At Georgia Tech, we enjoyed a productive and noteworthy summer. In June, we saw the impact just one individual can have. Through his $50-million transformational gift, Ernest Scheller Jr., a 1952 alumnus, has helped position us to further strengthen the reputation of our renamed Ernest Scheller Jr. College of Business as one of the world’s very best.
Among the reasons Ernie shared for making such a commitment was: “Georgia Tech taught me the importance of perseverance and persistence.” While his generosity has had an unprecedented impact on our College of Business, I believe its impact will inspire the larger Georgia Tech community to continue to boldly envision a future of globally renowned excellence and quality.
As we have each of the past three summers, Val and I spent a week in June traveling around Georgia, trying to understand how Georgia Tech can better serve the state’s needs. We traversed a 900-mile route through south Georgia, meeting with alumni, legislators, regents, the media, industry partners, as well as current and potential students. Over a four-day period, we visited 43 of Georgia’s 159 counties, and participated in more than 20 events across the state.
During our travels, we tasted boiled peanuts for the first time in Plains, saw live alligators at one of our alum’s “alligator farm” and experienced our first “low country boil” in Jesup. Most of all, we enjoyed the opportunity to see the Institute’s impact firsthand.
From the large metro areas to the small rural communities, Georgia Tech truly serves the entire state, not only through the students we educate, but also through our programs to assist local businesses and industries, helping them improve efficiency and streamline operations. We saw examples of that engagement both across the educational spectrum and through our business partnerships. Hearing the many stories of our impact — how the expertise developed at Georgia Tech resonates beyond our campus boundaries — makes me realize how important Georgia Tech is to the state’s economy.
In July, we learned that the National Science Foundation had selected Georgia Tech, along with Stanford and the University of Michigan, to be among one of three initial Regional Centers in its Innovation Corps (I-Corps) program. This is an exciting effort to couple scientific discovery with technology development and societal needs. It is also the latest addition to the entrepreneurial culture that is thriving in Technology Square.
Today, Tech Square is an innovation ecosystem, bringing together needed resources, expertise and opportunities for collaboration. It’s an environment where innovation can flourish, and serves as a unique resource for the Southeast.

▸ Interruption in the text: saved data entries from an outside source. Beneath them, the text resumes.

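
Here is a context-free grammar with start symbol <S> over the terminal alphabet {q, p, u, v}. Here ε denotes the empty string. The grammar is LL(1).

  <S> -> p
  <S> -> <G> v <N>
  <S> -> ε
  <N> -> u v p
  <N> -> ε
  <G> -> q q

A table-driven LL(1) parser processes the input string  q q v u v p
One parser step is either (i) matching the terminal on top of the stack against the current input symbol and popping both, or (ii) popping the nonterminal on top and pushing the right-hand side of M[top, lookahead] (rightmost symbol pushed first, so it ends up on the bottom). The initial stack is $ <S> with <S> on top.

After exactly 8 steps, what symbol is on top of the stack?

p

step 1: stack=$ <S>  input=q q v u v p $  — expand <S> -> <G> v <N>
step 2: stack=$ <N> v <G>  input=q q v u v p $  — expand <G> -> q q
step 3: stack=$ <N> v q q  input=q q v u v p $  — match q
step 4: stack=$ <N> v q  input=q v u v p $  — match q
step 5: stack=$ <N> v  input=v u v p $  — match v
step 6: stack=$ <N>  input=u v p $  — expand <N> -> u v p
step 7: stack=$ p v u  input=u v p $  — match u
step 8: stack=$ p v  input=v p $  — match v
Stack after step 8: $ p (top = p).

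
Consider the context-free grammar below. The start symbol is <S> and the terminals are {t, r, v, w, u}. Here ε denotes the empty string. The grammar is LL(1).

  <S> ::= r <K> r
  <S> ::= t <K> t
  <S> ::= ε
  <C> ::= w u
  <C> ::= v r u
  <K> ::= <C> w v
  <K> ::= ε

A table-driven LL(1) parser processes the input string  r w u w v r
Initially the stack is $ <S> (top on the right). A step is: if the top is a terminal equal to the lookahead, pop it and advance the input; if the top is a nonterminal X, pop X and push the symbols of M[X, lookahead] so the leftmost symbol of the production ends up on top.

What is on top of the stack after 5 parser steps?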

Georgia Tech is also partnering with the Georgia Department of Economic Development to attract new businesses and industries to the state. Tech Square serves as the home for Flashpoint, Tech’s startup accelerator that offers entrepreneurial education and access to innovators, mentors and investors. Panasonic recently announced that its new auto innovation center would be located in Tech Square, and said that a driving factor was the company’s interest in enhancing its partnership with Georgia Tech. Our economic development center, Enterprise Innovation Institute (EI2), is also headquartered in Tech Square. It is home to both the Technology Association of Georgia and the state’s Technology Hall of Fame.

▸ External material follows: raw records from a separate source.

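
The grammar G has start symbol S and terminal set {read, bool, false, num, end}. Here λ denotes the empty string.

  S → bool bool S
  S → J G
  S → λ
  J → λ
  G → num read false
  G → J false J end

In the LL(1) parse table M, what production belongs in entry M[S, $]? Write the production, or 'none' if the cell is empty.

S → λ

FIRST(J) = {λ}
FIRST(G) = {false, num}  (via J false J end)
FIRST(S) = {λ, bool, false, num}  (via J G)
FOLLOW(S) includes $ since S is the start symbol.
FOLLOW(S): in S→bool bool S, the suffix after S is empty (adds nothing new). Thus FOLLOW(S) = {$}.
For S → bool bool S: FIRST(bool bool S) = {bool}, so it goes in M[S, t] for t ∈ {bool}.
For S → J G: FIRST(J G) = {false, num}, so it goes in M[S, t] for t ∈ {false, num}.
For S → λ: FIRST(λ) = {λ}, so it goes in M[S, t] for t ∈ {}; since λ ∈ FIRST, also for every t ∈ FOLLOW(S) = {$}.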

This month, we have had the unique opportunity of participating in the production of a major motion picture, “The Internship.” Some of you may even have been among the more than 200 individuals chosen to be a part of the filming. Despite some inconveniences, I believe the net impact will be a big plus for Georgia Tech; it is, after all an exceptional compliment to Georgia Tech to be favorably compared to Google’s campus. I thank you for your patience with any challenges the filmmaking process may have presented.
Finally, I would like to invite all of you to join me for Georgia Tech’s annual Institute Address on Tuesday, Aug. 28, at 11 a.m. in the Clough Commons. The event is an opportunity to celebrate our past accomplishments as well as outline our goals for the upcoming year. I hope to see you there.